I was rather dismayed this week to hear about the recent court ruling that Samsung should pay damages for infringing Apple’s intellectual property in their smart phone designs.

I think what gets me the most is that Apple is playing the holier-than-thou ‘we’re vulnerable artists’ card. From my point of view, it seems that Apple is exploiting the US legal system to maximize its profits, rather than engaging in healthy competition and innovation. While it’s not as if there aren’t tons of products out there that are influenced by Apple designs, Samsung has presented the first real challenge to their stronghold on the lucrative smart phone market. People have started saying that the Galaxy range is better, and so apparently it’s time to start throwing some corporate toys out of the pram!

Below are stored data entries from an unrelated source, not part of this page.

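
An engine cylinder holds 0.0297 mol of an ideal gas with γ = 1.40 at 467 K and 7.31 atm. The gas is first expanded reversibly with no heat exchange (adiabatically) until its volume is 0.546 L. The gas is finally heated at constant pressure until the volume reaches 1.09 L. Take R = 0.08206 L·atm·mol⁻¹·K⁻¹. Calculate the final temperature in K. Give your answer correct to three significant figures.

T₃ ≈ 564 K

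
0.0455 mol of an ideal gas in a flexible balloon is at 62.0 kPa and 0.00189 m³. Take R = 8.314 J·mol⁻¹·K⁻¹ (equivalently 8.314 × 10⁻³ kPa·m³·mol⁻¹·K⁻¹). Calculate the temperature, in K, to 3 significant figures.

T ≈ 310 K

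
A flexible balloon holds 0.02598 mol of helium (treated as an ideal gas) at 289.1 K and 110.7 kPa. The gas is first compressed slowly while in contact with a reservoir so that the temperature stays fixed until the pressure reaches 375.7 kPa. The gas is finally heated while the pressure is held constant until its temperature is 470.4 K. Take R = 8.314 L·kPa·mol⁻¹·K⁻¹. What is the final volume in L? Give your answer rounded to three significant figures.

V₃ ≈ 0.270 L

From PV = nRT: V₁ = nRT₁/P₁ = 0.5641 L.
Isothermal, so P V is constant: T₂ = T₁; V₂ = V₁·(P₁/P₂) = 0.1662 L.
P constant ⇒ V ∝ T: P₃ = P₂; V₃ = V₂·(T₃/T₂) = 0.2704 L.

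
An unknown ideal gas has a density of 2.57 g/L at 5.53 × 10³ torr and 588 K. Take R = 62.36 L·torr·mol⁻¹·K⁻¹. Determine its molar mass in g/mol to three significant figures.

ρ = PM/(RT) ⇒ M = ρRT/P = (2.57 × 62.36 × 588.0) / 5.53e+03

M ≈ 17.0 g/mol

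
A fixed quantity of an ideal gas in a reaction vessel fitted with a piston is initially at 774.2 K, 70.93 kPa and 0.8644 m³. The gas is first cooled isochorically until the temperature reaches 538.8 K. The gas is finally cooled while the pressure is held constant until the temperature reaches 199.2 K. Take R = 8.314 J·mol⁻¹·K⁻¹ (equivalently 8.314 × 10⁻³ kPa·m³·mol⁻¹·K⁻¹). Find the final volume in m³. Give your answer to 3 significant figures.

V₃ ≈ 0.320 m³

V constant ⇒ P ∝ T: V₂ = V₁; P₂ = P₁·(T₂/T₁) = 49.36 kPa.
Isobaric, so V/T is constant: P₃ = P₂; V₃ = V₂·(T₃/T₂) = 0.3196 m³.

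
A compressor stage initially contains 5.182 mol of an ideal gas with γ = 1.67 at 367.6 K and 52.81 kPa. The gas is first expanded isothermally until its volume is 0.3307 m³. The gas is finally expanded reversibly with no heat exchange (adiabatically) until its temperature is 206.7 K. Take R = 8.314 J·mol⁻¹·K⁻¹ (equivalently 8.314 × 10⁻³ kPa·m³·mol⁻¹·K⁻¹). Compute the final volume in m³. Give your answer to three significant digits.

V₃ ≈ 0.781 m³

From PV = nRT: V₁ = nRT₁/P₁ = 0.2999 m³.
Isothermal, so P V is constant: T₂ = T₁; P₂ = P₁·(V₁/V₂) = 47.89 kPa.
Adiabatic (γ = 1.67), T V^(γ−1) and P V^γ constant: P₃ = P₂·(T₃/T₂)^(γ/(γ−1)) = 11.40 kPa; V₃ = V₂·(T₂/T₃)^(1/(γ−1)) = 0.7809 m³.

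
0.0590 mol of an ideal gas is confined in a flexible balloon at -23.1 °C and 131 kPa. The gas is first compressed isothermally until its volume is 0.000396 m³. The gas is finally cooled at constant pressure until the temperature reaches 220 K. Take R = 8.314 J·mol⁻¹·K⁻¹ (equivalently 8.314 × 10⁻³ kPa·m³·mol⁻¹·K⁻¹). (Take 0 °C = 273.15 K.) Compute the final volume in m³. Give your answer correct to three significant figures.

V₃ ≈ 0.000348 m³

Convert: T₁ = 250.0 K.
From PV = nRT: V₁ = nRT₁/P₁ = 0.0009363 m³.
T constant ⇒ Boyle's law P V = const: T₂ = T₁; P₂ = P₁·(V₁/V₂) = 309.7 kPa.
Isobaric, so V/T is constant: P₃ = P₂; V₃ = V₂·(T₃/T₂) = 0.0003484 m³.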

It is “unfortunate that patent law can be manipulated to give one company a monopoly over rectangles with rounded corners” said Samsung in a statement, and I quite agree.

Apple has widely circulated this image to illustrate the iphone’s influence on Samsung’s designs, but I think this is a far too simplistic a view of the mobile phone product design narrative. These examples are only a handful out of a whole spectrum of technology around at the moment that demonstrate Apple’s influence, in what is a continuous and complicated creative process.

The fact is that designers have influences and their creations follow current visual narratives. If they weren’t inspired to some extent by what they had already seen, then there would be nothing to push against in order for their design work to innovate. So of course other phones, tablets etc. are going to be influenced by the iphone, ipad and all that jazz, simply because they are contemporary and quite good. I think this is a perfectly normal thing to happen.

On a more functional level, in order to market this kind of thing, the expectations of consumers have to drive things. Simplicity and large screens are all the rage a the moment (i.e. the rectangle), and there are only so many ways to make this distinctive. Smart phone and tablet design – as cleverly pointed out in this video  from the BBC (scroll down) – is now becoming less about how they look, and more about how they behave on said big screen.

I’m not saying that Samsung is squeaky clean. There are one or two features, like the ‘rubber band effect’ for example, that are obviously someone’s specific and clever idea. But as far as patenting a ‘look’ or a shape – to me that seems totally ridiculous. It’s like patenting the idea of a business card, or of paintings having four corners! It’s like saying that it’s illegal to be influenced stylistically.

But since it seems to be quite lucrative to own shapes (because, of course, making money is the best reason for doing anything), I have decided that I own the one ones in this drawing above. You are NOT ALLOWED to use them OK! I mean it, even if they are part of a logical design progression.